杨行远把覃竹上上下下打量了一番。“覃老板,请你跟我去澶州衙门走一趟。”
老贾的脸顿时沉了下来,“干啥去?”
“你又是哪位?”
“伙计。”老贾冷冷道。
“昨夜王爷遇刺,在场的澶州商会老板如今都在官署里待审。我奉命来请覃老板,回去问几句话。”
“我没在场呀。”覃竹辩解道:“我是看你们来搜店才知道这事。”
“所有跟此事有关的人都要带回去问话。。”
覃竹更加奇怪了,“我跟此事没关系啊。”
杨行远倒是很有耐心,一字一顿的解释:“行刺王爷的是云飞白,有人看见云飞白前一晚在‘观海楼’与你相谈甚久。”说着,他侧身退步,一只手按在腰间的刀柄上。“覃老板,走吧,别让我为难。”
老贾听了这话,呵呵冷笑一声,一步踏在覃竹和杨行远中间。
他平日总是佝偻着,这一步踏出,仿若换了个人,杨行远只觉得一阵杀气扑面而来。他手腕一抖抽出雁翎刀,“怎么,你还想动手么,我好好说的时候最好按我说的作。”
这些年在内卫,凶神恶煞见得多了,杨行远虽然不显山不露水,可周珩千里迢迢挑了他跟来,自然不是个简单的人物。
老贾似乎完全没领悟杨行远话中的威胁之意,迎着他的刀锋向前一步,杨行远一时不妨,竟被他逼得退了一步。二人相峙一瞬,老贾再踏上一步,杨行远却不肯再退。
他也向前迈了一步,手中刀锋距离老贾已不过一尺。周珩治下之人绝没有退的,杨行远也不例外。
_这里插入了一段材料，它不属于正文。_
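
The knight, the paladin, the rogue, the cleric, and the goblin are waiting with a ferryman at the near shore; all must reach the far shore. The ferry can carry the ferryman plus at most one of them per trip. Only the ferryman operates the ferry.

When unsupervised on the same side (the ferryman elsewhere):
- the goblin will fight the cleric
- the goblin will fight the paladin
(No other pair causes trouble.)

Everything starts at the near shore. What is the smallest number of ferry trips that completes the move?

11

Counting alone: the ferryman can take at most 1 across per trip to the far shore, so moving all 5 needs at least 5 loaded trips out, with a return between consecutive ones — at least 9 crossings.
The safety rule pushes this higher. Following every safe sequence of crossings, the most of the 5 that can be at the far shore as the ferry arrives there on crossing 9 is 4 — never all 5.
So no plan with fewer than 11 crossings exists, and this one achieves 11:
1. Ferryman goes to the far shore with the goblin.  [the near shore: the cleric, the knight, the paladin, the rogue | the far shore: the goblin]
2. Ferryman goes back to the near shore alone.  [the near shore: the cleric, the knight, the paladin, the rogue | the far shore: the goblin]
3. Ferryman goes to the far shore with the knight.  [the near shore: the cleric, the paladin, the rogue | the far shore: the goblin, the knight]
4. Ferryman goes back to the near shore alone.  [the near shore: the cleric, the paladin, the rogue | the far shore: the goblin, the knight]
5. Ferryman goes to the far shore with the paladin.  [the near shore: the cleric, the rogue | the far shore: the goblin, the knight, the paladin]
6. Ferryman goes back to the near shore with the goblin.  [the near shore: the cleric, the goblin, the rogue | the far shore: the knight, the paladin]
7. Ferryman goes to the far shore with the cleric.  [the near shore: the goblin, the rogue | the far shore: the cleric, the knight, the paladin]
8. Ferryman goes back to the near shore alone.  [the near shore: the goblin, the rogue | the far shore: the cleric, the knight, the paladin]
9. Ferryman goes to the far shore with the rogue.  [the near shore: the goblin | the far shore: the cleric, the knight, the paladin, the rogue]
10. Ferryman goes back to the near shore alone.  [the near shore: the goblin | the far shore: the cleric, the knight, the paladin, the rogue]
11. Ferryman goes to the far shore with the goblin.  [the near shore: — | the far shore: the cleric, the goblin, the knight, the paladin, the rogue]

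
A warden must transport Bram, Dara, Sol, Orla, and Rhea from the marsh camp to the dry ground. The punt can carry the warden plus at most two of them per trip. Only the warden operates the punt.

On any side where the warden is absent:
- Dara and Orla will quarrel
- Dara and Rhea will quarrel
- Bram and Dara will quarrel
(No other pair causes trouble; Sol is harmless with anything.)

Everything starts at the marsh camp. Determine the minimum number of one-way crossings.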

老贾微抬右手,缓缓握拳,筋骨虬结的手上似乎凝结了巨大的力量。杨行远身后的官兵纷纷亮出刀来,将他们二人围在中间。
覃竹忽笑着上前拦住老贾:“哎,有什么话说清楚不就好了,干嘛亮刀子。我和云飞白的确见过的,不过当时在场的还有好几个人呢。”
覃竹可不想在闹市中同官兵冲突,不但她和老贾有麻烦,“覃记”有麻烦,就连渔帮也难免有麻烦。
“不就是问话么,我同你去好了。”覃竹笑着按住老贾的手,对杨行远道:“我见云飞白时,在场的还有袁家大爷袁文清,镇南侯世子。对了,还有你们那位周大人,我可没跟云飞白有什么勾连,更不知道他要行刺王爷。这位大人,你可别冤枉我。”
覃竹出来息事宁人,杨行远的脸色也缓和了几分:“你不必跟我说这些,我只按吩咐带你回去问话,若是能证明你跟刺客无关,自然不会为难你。”
“行,咱们这就走吧。”覃竹很干脆,老贾一把拖住她。覃竹回头深望了他一眼,露出个安慰的笑容。
“我没事,有好些人可以给我作证呢,你好好看着店,等我回来。”
老贾心里虽然担忧,可周围都是看热闹的人群和官兵,的确不好在此地动手。他硬邦邦的对覃竹道,“你别怕,我这就给你哥送信。”
杨行远在一旁看着两人,催促道:“走吧,覃老板。”
覃竹一步三回头的对老贾交代着,“别,他有他的事忙,若知道了一定要埋怨我。你等着我回来就好。”